Set in the UK leader’s Chequers study, it’s an evening of myriad issues for her, the main one being a pipeline deal which the Kumranistan foreign secretary won’t sign unless her team find him a girl (or three) he can pay for sex. The show gets funnier here, and the energy increases, as though the cast have limbered up a bit following an opening spell that feels a tad wooden.
Hacker, Sir Humphrey Appleby (Paul Barrand), Bernard Woolley (Chris Cooper) and head of the policy unity Claire Sutton (Kelly Ann Stewart) go about trying to fix the problem. With assassination of the foreign secretary contemplated at one point, and the PM kneeling in prayer, perhaps the plot ends up feeling a bit ridiculous to be plausible, but that certainly doesn’t mean you don’t want to see how the situation gets resolved.
Comic highlights arrive in the form of the team trying to come up with a wholesome-sounding title for their sex-related engagement, and in Bernard’s reading of scripted answers to the media down the phone. The responses are numbered in a book, so Hacker and Sutton can just call ‘1’ or ‘4’ at him from the sofa by way of instruction – “Oh, no, I’ve already done that one,” he says at one point.
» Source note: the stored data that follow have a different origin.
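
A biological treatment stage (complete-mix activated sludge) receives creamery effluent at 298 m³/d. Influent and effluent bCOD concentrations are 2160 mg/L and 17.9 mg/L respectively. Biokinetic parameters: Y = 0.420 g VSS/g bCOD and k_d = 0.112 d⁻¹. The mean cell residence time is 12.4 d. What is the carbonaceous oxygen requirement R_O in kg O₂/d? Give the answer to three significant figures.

R_O ≈ 479 kg O₂/d

Observed yield with endogenous decay: Y_obs = Y / (1 + k_d·θ_c) = 0.420 / (1 + 0.112 × 12.4) = 0.420 / 2.389 = 0.1758 g VSS/g bCOD.
ΔS = 2160 − 17.9 = 2142 mg/L, so the substrate removal rate is 298 × 2142/1000 = 638.3 kg bCOD/d.
Net sludge production P_X = 0.1758 × 638.3 = 112.2 kg VSS/d.
R_O = Q·ΔS − 1.42 P_X = 638.3 − 159.4 = 479.0 kg O₂/d.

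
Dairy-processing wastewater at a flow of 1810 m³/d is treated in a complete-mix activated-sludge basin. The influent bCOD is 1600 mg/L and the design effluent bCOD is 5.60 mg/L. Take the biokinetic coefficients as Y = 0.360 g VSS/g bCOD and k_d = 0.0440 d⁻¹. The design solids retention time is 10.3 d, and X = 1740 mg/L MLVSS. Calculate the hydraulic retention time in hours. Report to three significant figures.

τ ≈ 56.1 h

Rearranging the biomass balance for a CMAS with decay, V = Y·Q·ΔS·θ_c / [X·(1+k_d θ_c)] = 0.360 × 1810 × (1600 − 5.60) × 10.3 / [1740 × (1 + 0.0440 × 10.3)] = 1.07×10^7 / 2529 = 4232 m³.
Hydraulic retention time τ = V/Q = 4232 / 1810 = 2.338 d = 56.11 h.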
Mente-Bishop seems a smidgen sober at times for the amount of Scotch Hacker consumes – though I suppose the character may well be trying to appear clear-headed – and there is significant distance between the stage and backstage (you couldn’t help feeling nervous for them in the dark). But it’s a couple of hours of fun that oddly did make me forget about the politics taking place outside.
Yes, Prime Minister is at Wesley Memorial Church until 28 September.